Cristina Monet Zilkha – qui est née Christina Monet-Palaci et enregistrée sous le mononyme Cristina – est décédée mercredi 1er avril. Sa mort a été confirmée par Michel Esteban, co-fondateur de son label ZE Records, qui a écrit sur Facebook, « Réveillez-vous ce matin avec cette nouvelle dévastée, la plus chère Cristina est décédée. Tellement triste .. » Elle avait 61 ans.

Fille d’un psychanalyste français et d’une romancière, dramaturge et illustratrice américaine, Cristina s’est lancée dans le théâtre (à la fois en tant qu’écrivain et critique) avant de se tourner vers la musique pop à la demande de son futur mari – Michael Zilkha, co-fondateur de Michel de ZE, un label post-punk influent de New York.

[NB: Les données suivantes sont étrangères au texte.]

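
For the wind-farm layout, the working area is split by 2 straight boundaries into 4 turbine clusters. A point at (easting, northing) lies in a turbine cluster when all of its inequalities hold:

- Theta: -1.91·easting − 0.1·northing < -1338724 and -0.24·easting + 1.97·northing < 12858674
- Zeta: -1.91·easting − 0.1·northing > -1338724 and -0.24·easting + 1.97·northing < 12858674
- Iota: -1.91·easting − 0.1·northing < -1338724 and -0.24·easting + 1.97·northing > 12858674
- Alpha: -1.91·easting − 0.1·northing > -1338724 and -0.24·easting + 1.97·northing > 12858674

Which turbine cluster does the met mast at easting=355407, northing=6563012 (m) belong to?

-1.91·355407 − 0.1·6563012 = -1335128.570, which is > -1338724
-0.24·355407 + 1.97·6563012 = 12843835.960, which is < 12858674
This sign pattern matches Zeta.

Zeta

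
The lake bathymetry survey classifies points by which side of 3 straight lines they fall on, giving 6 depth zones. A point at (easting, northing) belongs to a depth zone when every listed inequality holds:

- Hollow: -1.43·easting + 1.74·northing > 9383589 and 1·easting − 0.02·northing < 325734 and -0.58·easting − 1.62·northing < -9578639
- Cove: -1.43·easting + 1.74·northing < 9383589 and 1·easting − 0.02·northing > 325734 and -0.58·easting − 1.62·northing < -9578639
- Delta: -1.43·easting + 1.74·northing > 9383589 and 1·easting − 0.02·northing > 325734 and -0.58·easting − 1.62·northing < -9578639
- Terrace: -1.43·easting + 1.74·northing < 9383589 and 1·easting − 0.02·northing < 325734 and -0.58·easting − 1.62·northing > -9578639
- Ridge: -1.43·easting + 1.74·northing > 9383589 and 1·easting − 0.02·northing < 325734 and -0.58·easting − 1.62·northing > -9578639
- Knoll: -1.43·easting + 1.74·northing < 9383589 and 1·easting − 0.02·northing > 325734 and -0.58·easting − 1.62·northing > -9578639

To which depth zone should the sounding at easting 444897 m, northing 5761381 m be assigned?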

Zilkha l’a persuadée d’enregistrer « Disco Clone », un single finalement produit par le guitariste de Velvet Underground John Cale et sorti sur ZE en 1978. Campy, conscient de lui-même et contagieux (avec un jeune Kevin Kline en tant que co-star de Cristina sur un réenregistrement plus tard), la chanson a développé une suite underground.

Cristina sortira deux albums complets sur ZE, l’effort éponyme des années 1980 et Sleep It Off de 1984 – produit par une paire d’appareils disco à gauche en août Darnell (de Kid Creole & The Coconuts) et Don Was (de Was (Not Was)), respectivement. Alors que le premier a suivi dans le modèle disco clignotant de « Clone », le second a adopté un son de nouvelle vague plus net et plus percutant pour correspondre à l’écriture de chanson de plus en plus sèche et acerbe de Cristina: « Ma vie est dans une tourmente, Mes cuisses sont noires et bleues / Mes draps sont tachées, mon cerveau aussi / Qu’est-ce qu’une fille à faire?  » a regretté le refrain de « What’s a Girl to Do », sans doute son morceau de signature.

Les deux albums ont attiré l’attention critique et la faveur underground, en particulier à New York – tout comme les réinventions dentelées de « Is That All There Is? » De Peggy Lee. et « Drive My Car » des Beatles, tous deux sortis en tant que singles autonomes – mais de faible renommée nationale. Cristina a quitté l’industrie musicale peu de temps après, prenant sa retraite pour déménager au Texas avec Zilkha et leur enfant. Le couple a divorcé en 1990, et Cristina est retournée à New York, où elle a écrit de façon sporadique, mais n’a jamais repris sa carrière musicale – bien qu’une paire de rééditions élargies de ses deux albums ZE lui ait apporté une nouvelle attention en 2004. À ce stade, elle avait lutte depuis déjà des années contre « une maladie de type MS », selon une interview de Time Out New York.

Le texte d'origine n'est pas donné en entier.